It’s Friday evening. The air is cool and the sky is clear. A group of well-dressed men and women gather at Empowerment Temple in West Baltimore at an event designed to spur people to register and vote in the upcoming election and those that will follow.
Inside the church, a panel of distinguished guests has their audience's full attention. CNN commentator Roland Martin asked the panel–including the Rev. Jesse L. Jackson, former Rep. John Conyers, BET commentator Jeff Johnson, Bishop Vashti McKenzie and several others–what they perceived to be the biggest problem among Blacks and how that problem could be resolved.
The debate moved from one point to another. Jackson got a standing ovation after he claimed that the law does not work in favor of African Americans. “When black kills white, its jail time, when white kills black, its riot time and when black kills black, its Miller time.," Jackson said. Another panelist member said that with the current generation, main stream hip hop is pushing death through ITunes. McKenzie said that women have to be, “sick and tired of being sick and tired” and that if women want to change the negative portrayals of them in the media, then they must stop funding it. Johnson made all the black men in the room stand. He asked them to look around at each other and emphasized that there was significance to this symbolism. Decades ago, “Black men were in uniform,” he said, adding that Black men used to be trained to stand in the front line in their communities.

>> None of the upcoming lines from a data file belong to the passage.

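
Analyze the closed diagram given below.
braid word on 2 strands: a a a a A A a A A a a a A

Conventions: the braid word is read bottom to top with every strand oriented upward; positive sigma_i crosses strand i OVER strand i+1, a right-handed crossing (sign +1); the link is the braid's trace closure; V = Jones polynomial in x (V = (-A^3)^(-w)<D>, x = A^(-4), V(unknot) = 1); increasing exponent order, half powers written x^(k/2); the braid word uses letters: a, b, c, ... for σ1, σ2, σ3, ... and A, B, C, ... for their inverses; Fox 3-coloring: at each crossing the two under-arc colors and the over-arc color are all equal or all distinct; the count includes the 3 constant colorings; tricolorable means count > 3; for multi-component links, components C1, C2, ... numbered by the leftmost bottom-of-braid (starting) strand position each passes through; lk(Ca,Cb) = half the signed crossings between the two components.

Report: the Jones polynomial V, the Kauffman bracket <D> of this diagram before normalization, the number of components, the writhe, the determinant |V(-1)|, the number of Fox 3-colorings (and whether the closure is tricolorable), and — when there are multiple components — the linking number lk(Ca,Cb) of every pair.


V = x + x^3 - x^4
<D> = A^-7 - A^-3 - A^5 (w = +3)
1 component over 13 crossings, w = +3
9 Fox colorings among 3^13, |V(-1)| = 3: tricolorable
why: |V(-1)| = 3: so tricolorable, since 3 divides 3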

“Whether it was black folks or white folks, it said that our lives matter and men are going to defend the lives of those in the community,” Johnson said.
The three day event, which started Aug. 16, was entitled "Code Red: It’s A State of Emergency." The goal was to inform, urge voters to get out on Election Day and also to deputize others to register voters.
"We…want to put the power back into the hands of the people,” said Dr. Jamal Bryant, founder and pastor of Empowerment Temple, before the event. "Attendees can then go back home and register the people in their communities, in their homes, and in their fraternities and sororities. It's an incredible opportunity that we've not taken advantage of. "
Bryant says the idea for the conference was sparked a few months ago when he saw an African American pastor and legislator, Del. Emmett C. Burns (D-Baltimore County), stating in national news that he would be staying home on Election Day because of President Obama’s stance on gay marriage.
“With the church being nonpartisan, you can vote for anybody, but to not participate in the democratic process at all would be a very dangerous precedent,” said Bryant.
Burns, pastor of The Rising Sun Baptist Church in Woodlawn, Md., later told the AFRO he changed his mind and would be casting a ballot on Nov. 6 because not doing so “would be the wrong thing to do.”
Day one of the Code Red conference focused on will focus on the lack of a common Black agenda, something Bryant says every group of Americans except African Americans have.
"Where do we want to see the Black community in four years? What are we asking the next president to do, whether it's President Obama or Romney,” said Bryant.
“I want to see an investigation into how the prison system has become the new plantation. We need to turn that around. I'd like to see more funding for our public schools and an economic plan that pushes entrepreneurship and investment. I want our young people who are at the lowest economic stratus to still have an opportunity to compete on a global scale.
“We need to be spending the night at the polls so that our voices are heard and our agenda is met,” he said.
Attendees of Friday’s session will walk away prepared to register voters.
"This isn't just about the presidential election this year,” said Marvin Randolph , senior vice president of campaigns for the NAACP, in an interview. “Across this nation, mayors are being elected, sheriffs and police commissioners will be appointed…Many things in our communities are affected by the ballot box. The black church has always been a very important part of both educating African American people about voting and making sure people understand what's at stake.”
Civil rights organizations across the country are predicting that the wave of new voter I.D. laws could have a devastating effect on the next election. According to the Brennan Center for Justice at the New York University School of Law, 5 million voters stand to become disenfranchised on Election Day due to laws that have changed requirements to cast a ballot and registration periods.
Seven states, are requiring voters to show a state-issued I.D. in order to vote, which poses a problem for out-of-state college students. The report also shows that 13 states have introduced legislation to end same-day registration and voting. In Alabama, Kansas, and Tennessee, proof of citizenship is now required in order to vote, meaning voters will have to show a document, like a birth certificate, before receiving a ballot.
After several standing ovations and heated debated between the panelists, the evening ended with a couple of selection from a choir and a benediction from Bryant. The forum can be viewed on the Empowerment Temple website. Bryant left the audience with something to think about as they prepared to exit his church.
“We are in a crisis," he said. "Sound the alarms!”